Mediating Social Spaces of Dissent: A Methodological Exploration

Tuesday, 17 July 2018: 09:15
Oral Presentation
Ian LAMOND, Leeds Beckett University, United Kingdom
Esther SOLANO, Universidade Federal de São paulo, Brazil
Vitor BLOTTA, University of São Paulo, Brazil
In this paper we argue that in order to grasp the ontic and epistemic roots of current social movements, and discuss possible actions towards and practices of dissent in Western democracies, it is necessary to use new approaches and methodologies that cut across different disciplines, such as sociology, critical event studies, communication and law. Moreover, these studies should go beyond the traditional methods of these disciplines, such as public opinion surveys, descriptive analysis of empirical data on violence and law enforcement, or traditional anthropological studies and discourse analysis. We begin by addressing the apparently contradictory challenges to present democracies, such as the rise of counter-democratic social movements, followed by a literature review that presents new approaches to concepts around political dissent, such as protests as events, public spaces and the city as both symbolic and concrete venues, violence as performance, and the social mediation role of media and communication channels.
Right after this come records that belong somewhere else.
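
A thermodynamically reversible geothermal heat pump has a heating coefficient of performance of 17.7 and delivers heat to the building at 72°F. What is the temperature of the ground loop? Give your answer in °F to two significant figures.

COP_HP = T_H/(T_H − T_C) gives T_H − T_C = T_H/COP.
With T_H = 295.37 K, T_C = 295.37 × (1 − 1/17.7) = 278.68 K.
Converting, 278.68 K = 41.96°F.

42 °F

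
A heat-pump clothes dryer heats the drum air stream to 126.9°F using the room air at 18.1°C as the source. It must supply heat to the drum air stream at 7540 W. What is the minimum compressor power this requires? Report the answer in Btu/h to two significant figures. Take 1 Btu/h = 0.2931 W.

In absolute terms T_C = 291.25 K and T_H = 325.87 K, so ΔT = 34.62 K.
COP_Carnot = T_H/ΔT = 325.87/34.62 = 9.412.
Ẇ_min = Q̇/COP_Carnot = 7540/9.412 = 801.1 W = 2733 Btu/h.

2700 Btu/h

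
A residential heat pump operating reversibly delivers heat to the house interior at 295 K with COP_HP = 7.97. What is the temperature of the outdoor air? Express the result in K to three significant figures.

258 K

COP_HP = T_H/(T_H − T_C) gives T_H − T_C = T_H/COP.
With T_H = 295.00 K, T_C = 295.00 × (1 − 1/7.97) = 257.99 K.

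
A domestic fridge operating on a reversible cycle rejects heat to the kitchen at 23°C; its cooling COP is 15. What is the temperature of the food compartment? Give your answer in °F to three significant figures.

40.1 °F

For a Carnot refrigerator COP_R = T_C/(T_H − T_C), so T_C = COP·T_H/(1 + COP).
With T_H = 296.15 K, T_C = 15 × 296.15/16.00 = 277.64 K.
Converting, 277.64 K = 40.08°F.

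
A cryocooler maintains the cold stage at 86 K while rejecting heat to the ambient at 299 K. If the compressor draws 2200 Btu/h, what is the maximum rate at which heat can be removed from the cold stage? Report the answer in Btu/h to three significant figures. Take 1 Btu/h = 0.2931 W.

888 Btu/h

The reservoir spacing is ΔT = 299 − 86 = 213.0 K.
COP_Carnot = T_C/ΔT = 86.00/213.0 = 0.4038.
Q̇_max = COP_Carnot × Ẇ = 0.4038 × 2200 Btu/h = 888.3 Btu/h.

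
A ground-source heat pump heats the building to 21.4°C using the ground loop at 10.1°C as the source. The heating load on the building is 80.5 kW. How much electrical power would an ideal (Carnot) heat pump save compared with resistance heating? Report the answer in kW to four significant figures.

In absolute terms T_C = 283.25 K and T_H = 294.55 K, so ΔT = 11.30 K.
COP_Carnot = T_H/ΔT = 294.55/11.30 = 26.07.
Resistance heating needs Ẇ_res = Q̇_H = 80.50 kW; the reversible heat pump needs only Ẇ_hp = Q̇_H/COP = 3.088 kW.
Saving = 80.50 − 3.088 = 77.41 kW.

77.41 kW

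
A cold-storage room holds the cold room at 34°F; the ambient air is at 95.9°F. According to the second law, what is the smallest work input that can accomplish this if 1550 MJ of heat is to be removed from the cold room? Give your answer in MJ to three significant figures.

In absolute terms T_C = 274.26 K and T_H = 308.65 K, so ΔT = 34.39 K.
The reversible limit is COP_R = T_C/ΔT = 7.975, so W_min = Q_C/COP = Q_C·ΔT/T_C.
W_min = 1550 × 34.39/274.26 = 194.4 MJ.

194 MJ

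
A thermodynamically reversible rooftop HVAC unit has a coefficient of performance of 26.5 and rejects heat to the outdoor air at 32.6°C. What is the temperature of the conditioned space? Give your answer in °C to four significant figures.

For a Carnot refrigerator COP_R = T_C/(T_H − T_C), so T_C = COP·T_H/(1 + COP).
With T_H = 305.75 K, T_C = 26.5 × 305.75/27.50 = 294.63 K.
Converting, 294.63 K = 21.48°C.

21.48 °C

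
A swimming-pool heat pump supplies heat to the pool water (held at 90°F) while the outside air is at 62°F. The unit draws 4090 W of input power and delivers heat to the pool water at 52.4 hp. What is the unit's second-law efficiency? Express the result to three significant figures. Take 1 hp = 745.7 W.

Converting, Q̇_H = 52.40 hp = 39070 W, so COP_actual = Q̇_H/Ẇ = 39070/4090 = 9.554.
In absolute terms T_C = 289.82 K and T_H = 305.37 K, so ΔT = 15.56 K.
COP_Carnot = T_H/ΔT = 305.37/15.56 = 19.63.
η_II = COP_actual/COP_Carnot = 9.554/19.63 = 0.4867.

0.487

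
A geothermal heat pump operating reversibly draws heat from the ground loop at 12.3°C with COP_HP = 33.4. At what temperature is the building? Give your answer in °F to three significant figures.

70.0 °F

COP_HP = T_H/(T_H − T_C) rearranges to T_H = COP·T_C/(COP − 1).
With T_C = 285.45 K, T_H = 33.4 × 285.45/32.40 = 294.26 K.
Converting, 294.26 K = 70.00°F.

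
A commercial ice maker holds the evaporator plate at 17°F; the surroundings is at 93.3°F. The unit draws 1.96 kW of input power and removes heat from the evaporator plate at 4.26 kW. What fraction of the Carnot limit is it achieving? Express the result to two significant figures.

COP_actual = Q̇_C/Ẇ = 4.260/1.960 = 2.173.
In absolute terms T_C = 264.82 K and T_H = 307.21 K, so ΔT = 42.39 K.
COP_Carnot = T_C/ΔT = 264.82/42.39 = 6.247.
η_II = COP_actual/COP_Carnot = 2.173/6.247 = 0.3479.

0.35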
After that, we challenge the dichotomies of traditional methods used to analyze these concepts, such as ‘insider’ and ‘outsider’, ‘objectivity’ and ‘subjectivity’ or “researcher” and “object”. We conclude proposing a combination of techniques that connects values from personal narratives and group storytelling with militant research approaches that question the divisions between academic knowledge and social practices, and establish horizontal relations among researchers and participants, highlighting knowledge production as a tool for social transformation into more egalitarian societies. This method challenges the apparent predefined social places of researchers, research participants, and political actors, taking them out of their "comfort zones", and gathering them around spaces that foment dialogues that are not common in everyday research and dissent practices. These dialogues may, in the end, enable the participants and researchers to learn from each other, and transform themselves and their agencies in the research process.